Now this may be nitpicking, but does anyone actually think double jump adds anything to Destiny? I personally hated the jump mechanics besides blink. I raged quite a bit when they nerfed blink, but this was past the time I was pretty much done with Destiny anyway. The glide feels inconsistent and slow, the jetpack feels slow and stupid to fight against, and the base jump is just a poor man's dodge mechanic. The jumps are hardly ever required to bridge a gap, and I hate how they are class specific which in turn is just used to nerf the better classes by giving them a weaker jump. I think if they are going to bring back these jump mechanics then the PvE (and PvP) areas need multiple routes and more exploration. Most of the time these jumps are just used to float above enemies rather than discover an alternative route or shortcut. Maybe I'm just a salty blink user. 

Last is PVP. Having all these characters move at extreme speeds and change momentum on the fly means that connection and framerate is of high importance. The lag in Destiny is very bad, but I think 30 fps might also be an issue. I don't like how so many weapons are the same. There's basiacly three kinds of each class because damage and fire rates are standarized (besides exotics of course). Everything is overly balanced for PVP which restricts the variety we get out of Destiny's weapons, but at the same time the gameplay is still very unbalanced. Bungie has done dozens of weapon tuning updates, mostly nerfs, people still complain and many say it's worse. If anything I prefered when things were all overpowered (it was similar to MW2's approach). Now I just find Destiny's PVP to be boring and childish. No vehicles. Generic weapons. Nerfed exotics. And tons and tons of lag.
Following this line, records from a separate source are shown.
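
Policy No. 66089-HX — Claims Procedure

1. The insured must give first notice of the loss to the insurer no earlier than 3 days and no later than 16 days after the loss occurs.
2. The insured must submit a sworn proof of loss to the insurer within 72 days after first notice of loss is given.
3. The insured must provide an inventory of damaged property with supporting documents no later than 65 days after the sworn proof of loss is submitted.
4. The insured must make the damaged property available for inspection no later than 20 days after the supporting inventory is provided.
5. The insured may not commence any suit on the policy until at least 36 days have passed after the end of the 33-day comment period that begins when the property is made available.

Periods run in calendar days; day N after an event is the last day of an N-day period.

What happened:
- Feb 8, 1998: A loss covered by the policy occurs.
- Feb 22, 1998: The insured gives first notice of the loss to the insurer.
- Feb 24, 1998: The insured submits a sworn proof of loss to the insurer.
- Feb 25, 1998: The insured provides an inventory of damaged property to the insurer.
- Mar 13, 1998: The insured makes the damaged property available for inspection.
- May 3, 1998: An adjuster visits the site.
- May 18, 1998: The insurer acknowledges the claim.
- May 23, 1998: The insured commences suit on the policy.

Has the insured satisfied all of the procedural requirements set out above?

Yes

(1) the permitted window runs from Feb 8, 1998 + 3 = Feb 11, 1998 to Feb 8, 1998 + 16 = Feb 24, 1998; done Feb 22, 1998, which is between those dates.
(2) due by Feb 22, 1998 + 72 days = May 5, 1998; Feb 24, 1998 is within that limit.
(3) due by Feb 24, 1998 + 65 days = Apr 30, 1998; done Feb 25, 1998 — timely.
(4) due by Feb 25, 1998 + 20 days = Mar 17, 1998; done Mar 13, 1998 — timely.
(5) permitted from Apr 15, 1998 + 36 days = May 21, 1998 onward; May 23, 1998 is on or after that date.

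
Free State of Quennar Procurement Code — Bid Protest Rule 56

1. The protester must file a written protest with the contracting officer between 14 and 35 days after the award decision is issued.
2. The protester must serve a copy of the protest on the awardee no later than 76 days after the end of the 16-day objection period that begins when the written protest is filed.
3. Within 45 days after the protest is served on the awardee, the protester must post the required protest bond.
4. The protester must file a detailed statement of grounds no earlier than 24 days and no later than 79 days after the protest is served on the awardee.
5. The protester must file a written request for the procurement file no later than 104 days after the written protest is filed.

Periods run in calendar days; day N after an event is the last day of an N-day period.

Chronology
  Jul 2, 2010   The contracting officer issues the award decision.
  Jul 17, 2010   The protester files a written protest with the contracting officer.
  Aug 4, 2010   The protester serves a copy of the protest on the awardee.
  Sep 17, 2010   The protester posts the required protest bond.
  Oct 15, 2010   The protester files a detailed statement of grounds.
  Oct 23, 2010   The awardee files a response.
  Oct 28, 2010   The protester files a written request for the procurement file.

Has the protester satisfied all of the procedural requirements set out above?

Yes

Step 1: the window is 14–35 days after Jul 2, 2010 (when the award decision is issued), so Jul 16, 2010 through Aug 6, 2010; done Jul 17, 2010 — within the window.
Step 2: 76 days after Aug 2, 2010 (end of the 16-day objection period, which began when the written protest is filed on Jul 17, 2010) is Oct 17, 2010; done Aug 4, 2010 — timely.
Step 3: 45 days after Aug 4, 2010 (when the protest is served on the awardee) is Sep 18, 2010; done Sep 17, 2010 — timely.
Step 4: the window is 24–79 days after Aug 4, 2010 (when the protest is served on the awardee), so Aug 28, 2010 through Oct 22, 2010; Oct 15, 2010 falls inside that range.
Step 5: 104 days after Jul 17, 2010 (when the written protest is filed) is Oct 29, 2010; Oct 28, 2010 is within that limit.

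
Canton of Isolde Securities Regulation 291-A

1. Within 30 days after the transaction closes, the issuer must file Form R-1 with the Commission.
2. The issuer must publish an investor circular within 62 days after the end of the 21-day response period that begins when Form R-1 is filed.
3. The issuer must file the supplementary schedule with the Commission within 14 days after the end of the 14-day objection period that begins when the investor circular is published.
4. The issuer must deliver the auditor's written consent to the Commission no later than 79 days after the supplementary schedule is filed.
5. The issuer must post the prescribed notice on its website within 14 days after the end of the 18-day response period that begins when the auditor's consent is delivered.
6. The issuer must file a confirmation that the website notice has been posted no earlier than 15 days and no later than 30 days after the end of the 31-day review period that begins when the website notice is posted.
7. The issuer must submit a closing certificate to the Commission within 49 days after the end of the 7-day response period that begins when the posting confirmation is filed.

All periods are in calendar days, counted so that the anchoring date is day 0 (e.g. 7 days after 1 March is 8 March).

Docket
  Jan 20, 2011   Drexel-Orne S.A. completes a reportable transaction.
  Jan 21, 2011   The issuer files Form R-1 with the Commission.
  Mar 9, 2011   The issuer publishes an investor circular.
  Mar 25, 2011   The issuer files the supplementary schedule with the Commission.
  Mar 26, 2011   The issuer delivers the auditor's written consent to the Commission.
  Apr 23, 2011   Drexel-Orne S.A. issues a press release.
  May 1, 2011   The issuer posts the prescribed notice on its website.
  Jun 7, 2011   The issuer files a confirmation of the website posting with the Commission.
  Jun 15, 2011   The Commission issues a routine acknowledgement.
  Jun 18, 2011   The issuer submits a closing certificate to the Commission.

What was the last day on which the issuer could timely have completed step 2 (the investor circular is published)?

Apr 14, 2011

Form R-1 is filed on Jan 21, 2011; the 21-day response period therefore ends Feb 11, 2011, and step 2 runs from that date. 62 days after Feb 11, 2011 is Apr 14, 2011.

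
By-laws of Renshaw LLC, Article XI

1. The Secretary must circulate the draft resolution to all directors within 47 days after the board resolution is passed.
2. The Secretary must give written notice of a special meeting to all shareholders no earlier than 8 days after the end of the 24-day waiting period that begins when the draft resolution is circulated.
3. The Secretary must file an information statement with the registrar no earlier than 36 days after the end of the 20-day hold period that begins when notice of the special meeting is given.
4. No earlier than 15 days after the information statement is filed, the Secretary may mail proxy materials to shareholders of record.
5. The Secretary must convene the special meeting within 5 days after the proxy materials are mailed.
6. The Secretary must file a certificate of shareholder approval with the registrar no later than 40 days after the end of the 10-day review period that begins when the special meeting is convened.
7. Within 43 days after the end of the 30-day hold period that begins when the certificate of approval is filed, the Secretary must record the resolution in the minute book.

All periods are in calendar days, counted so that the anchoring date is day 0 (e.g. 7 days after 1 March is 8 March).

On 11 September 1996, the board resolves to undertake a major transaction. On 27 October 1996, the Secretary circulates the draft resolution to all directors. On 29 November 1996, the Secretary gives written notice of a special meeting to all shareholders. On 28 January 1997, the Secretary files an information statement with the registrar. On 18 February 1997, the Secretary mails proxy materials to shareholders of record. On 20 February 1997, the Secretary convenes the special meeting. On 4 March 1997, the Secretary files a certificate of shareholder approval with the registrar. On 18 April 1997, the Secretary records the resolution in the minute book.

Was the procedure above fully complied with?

Yes

(1) due by 11 September 1996 + 47 days = 28 October 1996; completed 27 October 1996, before the deadline.
(2) permitted from 20 November 1996 + 8 days = 28 November 1996 onward; 29 November 1996 is on or after that date.
(3) permitted from 19 December 1996 + 36 days = 24 January 1997 onward; done 28 January 1997, after the minimum wait.
(4) permitted from 28 January 1997 + 15 days = 12 February 1997 onward; done 18 February 1997, after the minimum wait.
(5) due by 18 February 1997 + 5 days = 23 February 1997; 20 February 1997 is within that limit.
(6) due by 2 March 1997 + 40 days = 11 April 1997; done 4 March 1997 — timely.
(7) due by 3 April 1997 + 43 days = 16 May 1997; done 18 April 1997 — timely.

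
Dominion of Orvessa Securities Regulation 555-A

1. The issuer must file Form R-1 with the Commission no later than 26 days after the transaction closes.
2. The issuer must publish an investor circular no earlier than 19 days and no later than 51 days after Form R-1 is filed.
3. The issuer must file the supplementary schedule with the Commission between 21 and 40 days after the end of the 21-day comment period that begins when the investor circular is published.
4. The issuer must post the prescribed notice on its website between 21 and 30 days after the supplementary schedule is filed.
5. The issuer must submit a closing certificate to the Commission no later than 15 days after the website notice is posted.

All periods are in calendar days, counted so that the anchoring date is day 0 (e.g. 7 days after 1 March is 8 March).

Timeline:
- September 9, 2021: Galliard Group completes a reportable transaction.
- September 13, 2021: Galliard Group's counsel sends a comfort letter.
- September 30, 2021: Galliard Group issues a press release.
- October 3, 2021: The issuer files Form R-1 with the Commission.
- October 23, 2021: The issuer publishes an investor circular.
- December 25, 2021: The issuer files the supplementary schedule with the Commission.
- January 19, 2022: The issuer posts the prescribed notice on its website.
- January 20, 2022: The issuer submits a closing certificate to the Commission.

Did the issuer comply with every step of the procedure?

Step 1: 26 days after September 9, 2021 (when the transaction closes) is October 5, 2021; completed October 3, 2021, before the deadline.
Step 2: the window is 19–51 days after October 3, 2021 (when Form R-1 is filed), so October 22, 2021 through November 23, 2021; October 23, 2021 falls inside that range.
Step 3: the window is 21–40 days after November 13, 2021 (end of the 21-day comment period, which began when the investor circular is published on October 23, 2021), so December 4, 2021 through December 23, 2021; December 25, 2021 is 2 days past the end of the window.

No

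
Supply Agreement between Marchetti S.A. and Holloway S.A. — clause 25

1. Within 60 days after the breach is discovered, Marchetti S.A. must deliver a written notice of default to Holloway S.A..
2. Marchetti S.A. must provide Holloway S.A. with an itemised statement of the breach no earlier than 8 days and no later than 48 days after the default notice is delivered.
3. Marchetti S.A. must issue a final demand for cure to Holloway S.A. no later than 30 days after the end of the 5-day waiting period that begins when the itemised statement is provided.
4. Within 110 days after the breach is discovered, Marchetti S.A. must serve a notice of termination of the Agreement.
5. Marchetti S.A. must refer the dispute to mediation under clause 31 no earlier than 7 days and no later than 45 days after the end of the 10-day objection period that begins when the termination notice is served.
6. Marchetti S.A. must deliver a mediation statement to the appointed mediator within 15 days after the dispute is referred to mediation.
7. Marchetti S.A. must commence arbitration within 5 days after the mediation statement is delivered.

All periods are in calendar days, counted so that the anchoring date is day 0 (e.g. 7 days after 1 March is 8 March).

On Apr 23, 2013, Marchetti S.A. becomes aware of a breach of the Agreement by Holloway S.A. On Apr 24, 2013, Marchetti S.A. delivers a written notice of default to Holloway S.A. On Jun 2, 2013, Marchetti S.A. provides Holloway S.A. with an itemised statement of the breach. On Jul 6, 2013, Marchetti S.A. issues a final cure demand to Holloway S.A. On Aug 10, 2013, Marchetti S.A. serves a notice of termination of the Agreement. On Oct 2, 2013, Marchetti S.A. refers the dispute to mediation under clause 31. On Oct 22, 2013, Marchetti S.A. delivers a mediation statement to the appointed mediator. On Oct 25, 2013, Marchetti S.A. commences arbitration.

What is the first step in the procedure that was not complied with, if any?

Step 1 — counting 60 days from Apr 23, 2013 (when the breach is discovered) gives a deadline of Jun 22, 2013; Apr 24, 2013 is within that limit.
Step 2 — 8 and 48 days from Apr 24, 2013 (when the default notice is delivered) are May 2, 2013 and Jun 11, 2013 respectively; done Jun 2, 2013 — within the window.
Step 3 — counting 30 days from Jun 7, 2013 (end of the 5-day waiting period, which began when the itemised statement is provided on Jun 2, 2013) gives a deadline of Jul 7, 2013; Jul 6, 2013 is within that limit.
Step 4 — counting 110 days from Apr 23, 2013 (when the breach is discovered) gives a deadline of Aug 11, 2013; completed Aug 10, 2013, before the deadline.
Step 5 — 7 and 45 days from Aug 20, 2013 (end of the 10-day objection period, which began when the termination notice is served on Aug 10, 2013) are Aug 27, 2013 and Oct 4, 2013 respectively; Oct 2, 2013 falls inside that range.
Step 6 — counting 15 days from Oct 2, 2013 (when the dispute is referred to mediation) gives a deadline of Oct 17, 2013; not done until Oct 22, 2013, 5 days after the deadline.
No need to go further; step 6 was not satisfied.

Step 6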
So Destiny 2 has a lot to fix I think. What do you think is Destiny's biggest problem and how can a sequel fix that?



Around the Network

What can a sequel do to fix Destiny?

It can be bundled with a device capable of wiping the first game away from your memory. The game was so forgettable and poorly put together that I don't even remember the last mission, nor do I have any fond memories of playing through the rest of the "story", save for the very first few missions; before the bland, obnoxious repetitiveness became painfully apparent.

The fact that such a promising concept could be so utterly butchered, along with the fact that Bungie was able to fall so far so quickly, makes me feel nauseous every time that someone even mentions the company.



BasilZero said:
Make a SP campaign.

This. If Activision / Bungie wants players to get engaged with the campaign setting of Destiny, they shouldn't hide the lore on digital cards and the shrug off the plot as if it's too complicated to bother explaining. Make a single player campaign with a plot that immediately concerns your avatar in the world (other than "If you want to survive, kill all of the things."). There's also the very basic writing principle of "show, don't tell" that would make the very interesting concept of Destiny actually live, rather than a dead thing with bits of seemingly unrelated lore stapled all over it.

It's been a year and a half, and I'm still pissed that Destiny ended up the way it is. Great ideas with some of the worst execution imaginable.